相手を受け入れなさいっていうことですよね。
要接纳对方的意思。
だから本当は今日の話は、この最後の言葉だけでもいいんですよ。
因此今天真正要说的,就最后的话也可以。
でも、私たちが頑固で人を受け入れないから、イエス様は今日、ここまで過激なことを言わなくてはいけなかったんですね。

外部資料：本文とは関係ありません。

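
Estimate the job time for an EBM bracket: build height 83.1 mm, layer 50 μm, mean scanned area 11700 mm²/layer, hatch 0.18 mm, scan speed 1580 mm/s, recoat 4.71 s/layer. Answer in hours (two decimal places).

Number of layers: 83.1 / 0.05 → 1662 (rounded up).
Per-layer scan distance = 11700 / 0.18 = 65000 mm.
Scan time per layer = 65000 / 1580, so 41.1392 s.
Layer cycle: 41.1392 + 4.71 → 45.8492 s.
1662 layers × 45.8492 s/layer = 76201.3704 s, i.e. 21.17 hours.

21.17 hours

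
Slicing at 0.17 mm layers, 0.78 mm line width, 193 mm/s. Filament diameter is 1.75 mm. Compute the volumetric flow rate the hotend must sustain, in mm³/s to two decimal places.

Bead cross-section = 0.17 × 0.78 = 0.1326 mm².
Q = v·A = 193 × 0.1326 = 25.59 mm³/s.

25.59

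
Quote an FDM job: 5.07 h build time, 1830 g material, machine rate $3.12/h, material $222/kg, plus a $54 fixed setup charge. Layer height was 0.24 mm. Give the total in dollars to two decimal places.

$476.08

Machine cost: 3.12 × 5.07 → $15.8184.
Material charge: 222 × 1830/1000 → $406.26.
Total = 15.8184 + 406.26 + 54 = 476.0784 ≈ $476.08.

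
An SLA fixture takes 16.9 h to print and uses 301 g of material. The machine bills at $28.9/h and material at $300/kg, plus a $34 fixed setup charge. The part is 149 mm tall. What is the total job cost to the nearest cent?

Machine cost = 28.9 × 16.9 = $488.41.
Material cost = 300 × 301/1000 = $90.30.
Total = 488.41 + 90.30 + 34 = $612.71.

$612.71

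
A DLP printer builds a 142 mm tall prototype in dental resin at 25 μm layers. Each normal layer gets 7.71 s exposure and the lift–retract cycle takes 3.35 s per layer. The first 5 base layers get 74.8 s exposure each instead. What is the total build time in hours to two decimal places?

Layers = ⌈142/0.025⌉ = 5680.
Burn-in layers: 5 × (74.8 + 3.35) → 390.75 s.
Remaining layers = 5675 × (7.71 + 3.35), so 62765.5 s.
Total = 390.75 + 62765.5 = 63156.25 s = 17.54 hours.

17.54 hours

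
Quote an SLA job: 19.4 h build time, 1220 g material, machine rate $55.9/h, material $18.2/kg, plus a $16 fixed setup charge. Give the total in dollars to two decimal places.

$1122.66

Time charge: 55.9 × 19.4 → $1084.46.
Material charge = 18.2 × 1220/1000 = $22.204.
Total = 1084.46 + 22.204 + 16 = 1122.664 ≈ $1122.66.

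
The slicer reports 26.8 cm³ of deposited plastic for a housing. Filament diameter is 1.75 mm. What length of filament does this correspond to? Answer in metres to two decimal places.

11.14 m

Filament cross-section = π × (1.75/2)² = 2.4053 mm².
L = 26800 mm³ / 2.4053 mm² = 11142.06 mm, i.e. 11.14 m.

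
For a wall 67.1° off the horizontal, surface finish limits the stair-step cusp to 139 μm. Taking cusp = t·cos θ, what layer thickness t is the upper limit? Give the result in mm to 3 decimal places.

Layer height = cusp / cos(67.1°) = 0.139 / 0.3891 = 0.357 mm.

0.357 mm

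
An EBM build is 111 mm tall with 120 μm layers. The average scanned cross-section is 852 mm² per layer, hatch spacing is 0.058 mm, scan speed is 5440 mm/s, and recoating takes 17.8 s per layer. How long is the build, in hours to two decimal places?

Layers = ⌈111/0.12⌉ = 925.
Hatch length per layer = 852 / 0.058 = 14689.7 mm.
Beam time per layer = 14689.7 / 5440 = 2.7003 s.
Per-layer time: 2.7003 + 17.8 → 20.5003 s.
Total: 925 × 20.5003 s = 18962.7775 s → 5.27 hours.

5.27 hours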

但是,因为我们顽固不接受他人,所以耶稣今天必须要说如此过度的话。
最初の方で、「悪人に手向かってはならない」って言われていましたけれども、悪人じゃないんですよね。
最初说“不要与恶人作对”,其实并不真的是恶人。
私たちが自分を誇っていて、自分を主張しているから、相手が悪人になってしまう。
因为我们夸耀自己,主张自己的意见,所以对方就变成了恶人。
それも、私たちは自分の権利ばかり主張して、自己主張ばかりしている。
这也是我们尽伸张自己的权力,一个劲地贯穿自我主张。
イエス様の目に、私たちはそう映っているんです。
我们在耶稣眼里是这样的。
イエス様は、そのような私たちに話したんです。
耶稣对这样的我们说:
人を憎まず、相手を受け入れなさい。
不要憎恶人,要接受对方。
これ、やっていきましょう。
让我们一起这样做吧。
イエス様が言っているんだから。
因为耶稣说的。
だってもし、イエス様が自分の権利を主張して、罪もないのに十字架にかかりたくないって言ったら、私たちどうなりますか。

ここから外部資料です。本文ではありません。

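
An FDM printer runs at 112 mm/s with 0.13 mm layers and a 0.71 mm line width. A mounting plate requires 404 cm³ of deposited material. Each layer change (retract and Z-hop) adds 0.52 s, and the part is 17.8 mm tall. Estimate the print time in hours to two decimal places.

10.88 hours

Extrusion cross-section = 0.13 × 0.71 = 0.0923 mm².
Path length: 404000 mm³ / 0.0923 mm² → 4377031.4 mm.
Extrusion time: 4377031.4 / 112 → 39080.6 s.
Layer count = ceil(17.8 / 0.13) = 137.
Z-hop total = 137 × 0.52, so 71.24 s.
Total = 39080.6 + 71.24 = 39151.84 s = 10.88 hours.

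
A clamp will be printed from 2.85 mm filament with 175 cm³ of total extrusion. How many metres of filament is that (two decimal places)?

Cross-section of 2.85 mm filament: π·(2.85/2)² = 6.3794 mm².
Length = 175 cm³ / 6.3794 mm² = 175000 / 6.3794 = 27432.05 mm = 27.43 m.

27.43 m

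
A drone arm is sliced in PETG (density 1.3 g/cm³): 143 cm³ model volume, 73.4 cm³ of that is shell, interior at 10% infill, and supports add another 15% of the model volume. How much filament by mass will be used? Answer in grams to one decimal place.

132.4 g

Interior volume: 143 − 73.4 → 69.6 cm³.
Infill volume: 0.10 × 69.6 → 6.96 cm³.
Support: 0.15 × 143 → 21.45 cm³.
Total printed volume = 73.4 + 6.96 + 21.45 = 101.81 cm³.
Mass = 101.81 × 1.3, so 132.353 g.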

要是耶稣主张自己的权力,明明没有罪所以不想被钉十字架的话,我们会怎样?
人を憎まず、相手を受け入れる。
不要憎恶人,要接受对方。
それは、イエス様が私たちになさってくださっていることなんです。
这是耶稣对我们所做的。
ですから、今日の言葉に従っていきましょう。
因此让我们遵循今天的话语。
私たちにはそうする力はないのかもしれませんが、これをしてくださっているイエス様が、私たちと一緒にいてくださいます。
或许我们没有力量这样做,但是如此行的耶稣会与我们同在。
イエス様といっしょなら、できる。
有耶稣在的话就可以。
だから、イエス様は今日、この言葉を語ってくださったんです。
因此,耶稣今天讲述了这些话语。